Now a Muslim civil rights organization is calling on the U.S. Department of Transportation to investigate the incident as a possible act of bias. The Council on American-Islamic Relations (CAIR) said the organization has written to the DOT’s Aviation Consumer Protection Division, alleging that the flight crew ordered Radwan off  from Flight 1821 solely because he is Muslim and not because of anything he was doing.

“I think it was a shattering moment for me because I’ve lived in this country for 20 years, and I’m a proud and an honored American,” Radwan, a naturalized U.S.  citizen who emigrated from Egypt, said in an interview Thursday.  “It was a moment where I felt that a lot of the very values I came to this country for were stripped from me by not being treated equally just like everybody else on the plane.”

A call to American Airlines seeking comment late Wednesday was not immediately returned.

CAIR said Radwan’s experience fits a troubling pattern in which air travelers are singled out and sometimes removed from flights only because of their religion or ethnicity — a phenomenon known as “flying while Muslim.”

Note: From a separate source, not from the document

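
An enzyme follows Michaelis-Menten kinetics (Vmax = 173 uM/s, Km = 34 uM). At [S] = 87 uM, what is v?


v = Vmax * [S] / (Km + [S])
v = 173 * 87 / (34 + 87)
v = 124.3884 uM/s

124.3884 uM/s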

“Many of the cases we’ve seen they fail to provide an objectively reasonable cause or explanation, and they do ultimately seem that they’re ultimately based on unsubstantiated fear or speculation of some sort, ” said Maha Sayed, a CAIR attorney who is handling the case. She said the federal government needs to do more to draft specific guidelines on acceptable criteria for removing people from flights that are based on their actions and not stereotypes.